A special commission set up by Equifax’s committee to review the trades assumed that no insider dealing took place and that pre-approval for the trades was properly obtained.
The company’s shares moved up 0.2 percent at $109.10 on Friday at midday, about 24 percent lower than on Sept. 7 when Equifax revealed that cybercriminals had breached its Servers and accessed sensitive data on 145.5 million consumers.
The shares collapsed as much as 37 percent in the days after the declaration.
Atlanta-based Equifax had been conscious of the breach since July 29, days before some of its senior officials, including its chief commercial officer, sold $1.8 million in shares.
After an examination that included 62 interviews and a discussion of over 55,000 documents, including emails, text communications, phone logs, and other records, Equifax said the officials had no knowledge of the break when they sold the stock.
“The conclusion that the Organization executives in question traded properly is an extremely important finding and very reassuring,” non-executive Chairman Mark Fiedler said in a description.
Former Equifax Chief Executive Officer Richard Smith, who moved down in September and agreed to forgo his yearly bonus, told lawmakers last month that the officials would not have known of the breach because suspicious incidents are discovered every day at the firm and take days or weeks to confirm.
The U.S. Justice Department is leading its own criminal inquiry into the share sales.
The hack, among the largest, ever recorded, exposed data that included aliases, birthdays, addresses and Social Security and driver’s license numbers.
It has also provoked investigations by multiple federal and state offices as well as scores of class action lawsuits.
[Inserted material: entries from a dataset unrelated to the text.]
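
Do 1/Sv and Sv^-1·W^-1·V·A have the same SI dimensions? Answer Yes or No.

Left side:
  Sv = J/kg (equivalent dose = energy per mass),
      = m²·s⁻².
  So Sv⁻¹ = m⁻²·s².
Right side:
  Sv = m²·s⁻².
  So Sv⁻¹ = m⁻²·s².
  W = kg·m²·s⁻³.
  So W⁻¹ = kg⁻¹·m⁻²·s³.
  V = kg·m²·s⁻³·A⁻¹.
  Combining: Sv⁻¹·W⁻¹·V·A = (m⁻²·s²) · (kg⁻¹·m⁻²·s³) · (kg·m²·s⁻³·A⁻¹) · A = m⁻²·s².
Both reduce to m⁻²·s².

Yes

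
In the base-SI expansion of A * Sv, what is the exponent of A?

Sv = J/kg (equivalent dose = energy per mass),
    = m²·s⁻².
Combining: A·Sv = A · (m²·s⁻²) = m²·s⁻²·A.
The exponent of A is 1.

1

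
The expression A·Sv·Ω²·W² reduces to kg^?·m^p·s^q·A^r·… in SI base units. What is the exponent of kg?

Sv = J/kg (equivalent dose = energy per mass),
    = m²·s⁻².
Ω = V/A (resistance = voltage per current),
    = kg·m²·s⁻³·A⁻².
So Ω² = kg²·m⁴·s⁻⁶·A⁻⁴.
W = J/s (power = energy per time),
    = kg·m²·s⁻³.
So W² = kg²·m⁴·s⁻⁶.
Combining: A·Sv·Ω²·W² = A · (m²·s⁻²) · (kg²·m⁴·s⁻⁶·A⁻⁴) · (kg²·m⁴·s⁻⁶) = kg⁴·m¹⁰·s⁻¹⁴·A⁻³.
The exponent of kg is 4.

4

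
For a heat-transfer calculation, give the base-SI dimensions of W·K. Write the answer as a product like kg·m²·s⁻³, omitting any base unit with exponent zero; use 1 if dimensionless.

W = kg·m²·s⁻³.
Combining: W·K = (kg·m²·s⁻³) · K = kg·m²·s⁻³·K.

kg·m²·s⁻³·K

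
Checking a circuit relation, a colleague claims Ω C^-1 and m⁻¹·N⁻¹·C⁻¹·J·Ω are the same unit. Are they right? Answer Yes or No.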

The exact economic toll on Equifax is still unknown, and as of early Friday, the business said it still had not set a date to publish its third quarter financial results. If the organization does not release the results by Nov. 9, it will have to seek an increase from the U.S. Securities and Exchange Commission, which gives large businesses 40 days after the close of a section to report their financials to investors.